Design leadership is facilitative leadership. It is more about hosting honest conversation and guiding group process than it is about any specific outcomes. It sees conflict as an expected and necessary part of the work. It insists on including many views and voices in the process.

These are more reasons why leadership must be a group process.

Leadership quality: Connecting
Many studies of leadership in organizations point to “social capital” as a key. Social capital is a measure of the relationships in a community, organization, or system. In that literature, “bonding relationships” form between people with similar characteristics: age, profession, home culture, etc. Good bonding relationships are a sign of cultural health. But when these studies look at groups that repeatedly “succeed” in their goals, they see a high number of “bridging relationships” — relationships across boundaries and differences.

A quality of a good leadership process is that it seeks and builds relationship outside the boundaries of the team. It embraces dissent, makes room for diverse views, and connects people who would otherwise be creating in isolation from one another.

Leadership quality: Listening
I’ve heard Dick Costolo, the former CEO of Twitter, say he suggests new managers and executives spend 60% of their time listening. Listening and observing — paying attention — is the beginning of any design process. And it is an essential aspect of leadership.

We can learn to listen without judgment, listen to understand (not merely to respond). We can learn that when someone says something difficult or challenging, or however much we disagree, they are telling us what is true for them. That is a wonderful gift for the work of leadership.

For design leadership in organizations, both internal and external listening are important.

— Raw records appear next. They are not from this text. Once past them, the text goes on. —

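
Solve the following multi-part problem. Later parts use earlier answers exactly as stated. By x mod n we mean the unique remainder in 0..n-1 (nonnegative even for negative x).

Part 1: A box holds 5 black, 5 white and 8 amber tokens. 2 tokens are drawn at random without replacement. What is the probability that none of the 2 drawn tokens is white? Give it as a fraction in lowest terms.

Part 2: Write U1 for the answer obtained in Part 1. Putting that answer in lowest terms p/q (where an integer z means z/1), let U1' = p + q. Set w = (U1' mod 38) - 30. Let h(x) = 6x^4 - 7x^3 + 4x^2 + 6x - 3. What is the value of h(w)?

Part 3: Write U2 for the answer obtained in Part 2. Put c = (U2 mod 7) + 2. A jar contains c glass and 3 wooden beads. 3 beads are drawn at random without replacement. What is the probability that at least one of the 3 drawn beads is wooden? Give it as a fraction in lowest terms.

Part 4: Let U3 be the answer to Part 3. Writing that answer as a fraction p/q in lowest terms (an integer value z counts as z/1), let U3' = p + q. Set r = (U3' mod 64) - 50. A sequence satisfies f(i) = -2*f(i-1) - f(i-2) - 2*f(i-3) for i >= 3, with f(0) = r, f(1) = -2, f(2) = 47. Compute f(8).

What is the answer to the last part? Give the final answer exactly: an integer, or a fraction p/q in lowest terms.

1825

Part 1: total draws C(18,2) = 153; favorable C(13,2) = 78; P = 26/51; answer 26/51
Part 2: U1 = 26/51; threaded value p + q = 77; w = -29; 6*(-29)^4 - 7*(-29)^3 + 4*(-29)^2 + 6*(-29)^1 - 3 = (4243686) + (170723) + (3364) + (-174) + (-3) = 4417596; answer 4417596
Part 3: U2 = 4417596; c = 3; total draws C(6,3) = 20; complement C(3,3) = 1; favorable 20 - 1 = 19; P = 19/20; answer 19/20
Part 4: U3 = 19/20; threaded value p + q = 39; r = -11; f(3) = -2*(47) - 1*(-2) - 2*(-11) = -70; iterating: f(3)=-70, f(4)=97, f(5)=-218, f(6)=479, f(7)=-934, f(8)=1825; answer 1825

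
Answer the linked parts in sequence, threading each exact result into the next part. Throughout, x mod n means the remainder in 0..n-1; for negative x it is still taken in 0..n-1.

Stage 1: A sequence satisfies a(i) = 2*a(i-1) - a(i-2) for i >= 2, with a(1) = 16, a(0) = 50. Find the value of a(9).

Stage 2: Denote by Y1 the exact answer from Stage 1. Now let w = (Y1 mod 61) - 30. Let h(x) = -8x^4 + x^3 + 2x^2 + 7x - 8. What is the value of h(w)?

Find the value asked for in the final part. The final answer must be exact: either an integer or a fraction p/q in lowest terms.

-1034862

Stage 1: a(2) = 2*(16) - 1*(50) = -18; iterating: a(2)=-18, a(3)=-52, a(4)=-86, a(5)=-120, a(6)=-154, a(7)=-188, a(8)=-222, a(9)=-256; answer -256
Stage 2: Y1 = -256; w = 19; -8*(19)^4 + 1*(19)^3 + 2*(19)^2 + 7*(19)^1 - 8 = (-1042568) + (6859) + (722) + (133) + (-8) = -1034862; answer -1034862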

Internal listening: listening within the organization, up and down the hierarchy of power. I’ve seen groups make a “listening agenda.” After a little training in good listening, the team went all over the organization listening to the reality of people’s lives and work. I don’t know how else to see what’s going on, and I don’t know how else to build good relationships.

External listening: this is a key aspect of design leadership. How can we increase the amount of time people spend in conversation with the people our decisions affect? How can we increase the number of people, roles and departments in our organization that have get outside to listen?

I can’t think of an activity that has more impact than good listening.

Leadership quality: Wholeheartedness —
play, wildness, patience, generosity, joy
The last quality I will mention is wholeheartedness. I don’t know how this translates into Japanese. Maybe it is something like hitotsukokoro (一つ心,
ひとつこころ)? I mean that people experience an authentic connection between the work and their personal creative joy.

Work may be difficult and long. There may be conflict. There will be times when you can’t tell what’s going on, the way forward is uncertain, and you feel inadequate for the task. When we are wholehearted, this is all part of the joy. When things are difficult, good leadership is able to be generous and kind toward the people around them, knowing “we are all in this together.” They are able to be patient, trusting the process and trusting each other to move through the long uncertain work of co-creation. They accept the wildness of life, which resists analysis and control, and which invites us to bring both our strength and our weakness into each day.

Wildness is a little scary. That’s part of leadership too. As Sonja Blignaut points out, “It’s hard to survive in the jungle if you were trained in the zoo.”

People who bring the spirit of “wholeheartedness in the jungle” to their work, and who create invitations and soil for others to do the same are great design leaders.